Diese Mitteilung erläutert die Rechte und Pflichten der EU-Bürger, sowie die
Bedingungen und Beschränkungen des EU-Rechts zur Freizügigkeit. Sie enthält fünf
konkrete Aktionen, um es den Mitgliedstaaten zu erleichtern, gegen möglichen
Rechtsmissbrauch, Betrug und Gefahren für die öffentliche Ordnung
vorzugehen und EU-Mittel wirksamer für soziale Integration einzusetzen.





Erstens werden wir ein Handbuch zur Bekämpfung von Scheinehen
herausgeben,
Zweitens werden wir die Regeln für den Wohnortstest zum Bezug von
Sozialversicherungsleistungen klarer machen. Mein Kollege, Kommissar Andor,
hat am 13. Januar einen Leitfaden vorgestellt, um den nationalen
Sozialversicherungsträgern dabei zu helfen, den entsprechenden Test
effektiver anzuwenden;
Drittens wird die Kommission ein Online-Training für Mitarbeiter von lokalen
Behörden entwickeln,
Viertens werden wir am 11. Februar europäische Bürgermeister zu einer
Konferenz über EU-Mobilität auf lokaler Ebene einladen. Denn viele Kommunen
haben spezielle Maßnahmen ausgearbeitet, mit denen sie Neuankömmlinge
willkommen heißen, aber auch die Herausforderungen im Zusammenhang mit
sozialer Eingliederung angehen. Diese Konferenz bietet eine erste Möglichkeit,
sich darüber auszutauschen und gemeinsam über die Umsetzung der
Freizügigkeitsbestimmungen in der EU und die Bewältigung von sozialen
Herausforderungen in Städten und Gemeinden zu diskutieren.
Und fünftens fordern wir die Mitgliedstaaten auf, die Mittel des EU-Sozialfonds
auf lokaler Ebene effizienter zu nutzen. Mindestens 20% der Zuweisungen des
Europäischen Sozialfonds müssen Mitgliedstaaten ab diesem Jahr für die
Förderung der sozialen Eingliederung und die Bekämpfung der Armut
einsetzen.
5
Wie geht es weiter?
Mein heutiges Fazit ist: Missbrauch bekämpfen: ja. Freizügigkeit einschränken: nein.

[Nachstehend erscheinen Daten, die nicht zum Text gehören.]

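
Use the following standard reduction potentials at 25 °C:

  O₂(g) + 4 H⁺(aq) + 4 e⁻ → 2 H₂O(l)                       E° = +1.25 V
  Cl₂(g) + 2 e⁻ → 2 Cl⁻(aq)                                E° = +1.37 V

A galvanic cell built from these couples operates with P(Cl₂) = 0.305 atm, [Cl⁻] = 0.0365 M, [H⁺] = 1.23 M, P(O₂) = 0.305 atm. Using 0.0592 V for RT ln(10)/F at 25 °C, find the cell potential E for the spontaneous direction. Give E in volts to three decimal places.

Cl₂/Cl⁻ is the cathode (higher E°), O₂/H₂O the anode: E°cell = +1.37 − (+1.25) = +0.12 V, n = 4.
Overall: 2 Cl₂(g) + 2 H₂O(l) → 4 Cl⁻(aq) + O₂(g) + 4 H⁺(aq)
Q = [Cl⁻]^4·P(O₂)·[H⁺]^4 / (P(Cl₂)^2); log Q = -4.876.
E = E° − (0.0592/n) log Q = +0.12 − (0.0592/4)(-4.876) = +0.192 V.

+0.192 V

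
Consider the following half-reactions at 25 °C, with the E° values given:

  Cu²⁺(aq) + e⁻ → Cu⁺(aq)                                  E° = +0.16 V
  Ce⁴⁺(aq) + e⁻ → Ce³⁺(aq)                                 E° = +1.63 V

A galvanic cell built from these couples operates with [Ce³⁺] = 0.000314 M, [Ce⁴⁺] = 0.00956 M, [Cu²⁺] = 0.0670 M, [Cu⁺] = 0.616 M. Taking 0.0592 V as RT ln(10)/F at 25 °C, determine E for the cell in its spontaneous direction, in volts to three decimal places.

Ce⁴⁺/Ce³⁺ is the cathode (higher E°), Cu²⁺/Cu⁺ the anode: E°cell = +1.63 − (+0.16) = +1.47 V, n = 1.
Overall: Ce⁴⁺(aq) + Cu⁺(aq) → Ce³⁺(aq) + Cu²⁺(aq)
Q = [Ce³⁺]·[Cu²⁺] / ([Ce⁴⁺]·[Cu⁺]); log Q = -2.447.
E = E° − (0.0592/n) log Q = +1.47 − (0.0592/1)(-2.447) = +1.615 V.

+1.615 V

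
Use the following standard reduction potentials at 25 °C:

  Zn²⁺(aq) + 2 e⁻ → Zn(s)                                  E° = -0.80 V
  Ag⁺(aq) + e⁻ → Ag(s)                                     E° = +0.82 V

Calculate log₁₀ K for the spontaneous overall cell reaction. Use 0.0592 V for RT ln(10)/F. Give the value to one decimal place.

Cathode: Ag⁺/Ag; anode: Zn²⁺/Zn. E°cell = +1.62 V, n = 2.
log K = nE°cell / 0.0592 = (2)(+1.62) / 0.0592 = 54.7.

54.7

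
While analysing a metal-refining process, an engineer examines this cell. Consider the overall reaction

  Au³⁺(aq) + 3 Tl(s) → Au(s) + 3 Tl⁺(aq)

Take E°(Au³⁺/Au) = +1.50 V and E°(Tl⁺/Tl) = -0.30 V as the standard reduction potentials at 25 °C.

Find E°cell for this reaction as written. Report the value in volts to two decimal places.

The Au³⁺/Au couple has the higher reduction potential, so it is the cathode; Tl⁺/Tl is oxidised at the anode.
E°cell = E°(cathode) − E°(anode) = (+1.50) − (-0.30) = +1.80 V.

+1.80 V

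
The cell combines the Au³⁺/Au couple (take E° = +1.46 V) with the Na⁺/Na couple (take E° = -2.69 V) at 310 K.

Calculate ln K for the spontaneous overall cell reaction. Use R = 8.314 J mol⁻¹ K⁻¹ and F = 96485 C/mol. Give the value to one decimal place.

Cathode: Au³⁺/Au; anode: Na⁺/Na. E°cell = (+1.46) − (-2.69) = +4.15 V, with n = 3.
ΔG° = −nFE° = −RT ln K, so ln K = nFE°/(RT) = (3)(96485)(+4.15) / ((8.314)(310)) = 466.077.

466.1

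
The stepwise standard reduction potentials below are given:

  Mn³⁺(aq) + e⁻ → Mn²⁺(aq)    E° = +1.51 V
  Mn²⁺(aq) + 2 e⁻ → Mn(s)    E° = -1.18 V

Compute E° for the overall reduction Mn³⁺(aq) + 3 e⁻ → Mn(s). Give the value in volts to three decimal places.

-0.283 V

Since ΔG° = −nFE° is additive over sequential reductions, n₃E°₃ = n₁E°₁ + n₂E°₂.
E°₃ = (1×+1.51 + 2×-1.18) / 3 = (-0.850) / 3 = -0.283 V.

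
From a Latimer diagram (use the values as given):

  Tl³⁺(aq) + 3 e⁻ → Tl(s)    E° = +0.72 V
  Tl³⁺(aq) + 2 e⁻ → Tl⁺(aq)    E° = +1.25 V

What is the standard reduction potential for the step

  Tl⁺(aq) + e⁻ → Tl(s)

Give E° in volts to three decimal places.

Sequential free energies add, so n₃E°₃ = n₁E°₁ + n₂E°₂.
With n₃ = 3, and the known step contributing 2×(+1.25) V, the unknown satisfies 1·E° = 3×(+0.72) − 2×(+1.25) = -0.340.
E° = -0.340 / 1 = -0.340 V.

-0.340 V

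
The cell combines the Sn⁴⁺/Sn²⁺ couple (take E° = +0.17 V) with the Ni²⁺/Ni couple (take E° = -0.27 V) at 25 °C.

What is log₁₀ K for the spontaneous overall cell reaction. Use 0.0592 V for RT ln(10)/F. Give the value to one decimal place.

Cathode: Sn⁴⁺/Sn²⁺; anode: Ni²⁺/Ni. E°cell = +0.44 V, n = 2.
log K = nE°cell / 0.0592 = (2)(+0.44) / 0.0592 = 14.9.

14.9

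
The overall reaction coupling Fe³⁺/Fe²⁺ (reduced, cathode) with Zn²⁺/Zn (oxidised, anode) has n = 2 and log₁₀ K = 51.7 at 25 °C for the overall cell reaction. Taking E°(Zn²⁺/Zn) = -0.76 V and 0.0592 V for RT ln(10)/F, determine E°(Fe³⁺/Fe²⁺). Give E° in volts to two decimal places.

+0.77 V

E°cell = (0.0592/n)·log K = (0.0592/2)(51.7) = +1.530 V.
Since Fe³⁺/Fe²⁺ is the cathode and Zn²⁺/Zn the anode, E°cell = E°(Fe³⁺/Fe²⁺) − E°(Zn²⁺/Zn).
So E°(Fe³⁺/Fe²⁺) = E°cell + E°(Zn²⁺/Zn) = +1.530 + (-0.76) = +0.77 V.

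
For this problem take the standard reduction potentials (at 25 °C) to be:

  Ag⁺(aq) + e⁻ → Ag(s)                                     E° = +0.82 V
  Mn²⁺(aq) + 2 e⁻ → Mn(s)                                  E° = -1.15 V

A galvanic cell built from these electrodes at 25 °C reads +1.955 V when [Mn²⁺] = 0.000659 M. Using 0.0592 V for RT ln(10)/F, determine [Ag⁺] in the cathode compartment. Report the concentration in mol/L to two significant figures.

0.014 M

Ag⁺/Ag is the cathode, Mn²⁺/Mn the anode: E°cell = +1.97 V, n = 2.
Overall reaction: 2 Ag⁺(aq) + Mn(s) → 2 Ag(s) + Mn²⁺(aq); Q = [Mn²⁺]^1/[Ag⁺]^2.
From E = E° − (0.0592/n) log Q: log Q = (E° − E)·n/0.0592 = (+1.97 − (+1.955))·2/0.0592 = 0.5068.
So 2·log[Ag⁺] = 1·log(0.000659) − log Q = -3.1811 − (0.5068) = -3.6879; log[Ag⁺] = -3.6879 / 2 = -1.8439; [Ag⁺] = 10^(-1.8439) ≈ 0.014 M.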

Wir müssen die europäischen Gesetze nicht ändern. Die derzeitigen Regeln zur
Freizügigkeit und zum Anrecht auf Sozialleistungen sind fair und ausgewogen.
Sie enthalten ausreichende Sicherungen um zu verhindern, dass EU-Bürger zu einer
Belastung für ihr Wohnsitzland werden.
Aber die Mitgliedstaaten müssen sehr wohl die vorhandenen Regeln anwenden, um
wirksam gegen Missbrauch vorzugehen.
Es ist die gemeinsame Verantwortung der Mitgliedstaaten und der EU, dafür zu sorgen,
dass die Freizügigkeit Bürgern Vorteile bringt und zu Wachstum und Beschäftigung führt.
Mitgliedstaaten sollen hart gegen Missbrauch vorgehen. Die Kommission unterstützt das.
Und die europäischen Regeln erlauben es.
Wir wollen das Recht der Freizügigkeit stärken.
Die Freizügigkeit ist eines der am meisten geschätzten Rechte der EU-Bürger, und ich
bin entschlossen, dieses Recht auch in Zukunft kompromisslos zu verteidigen.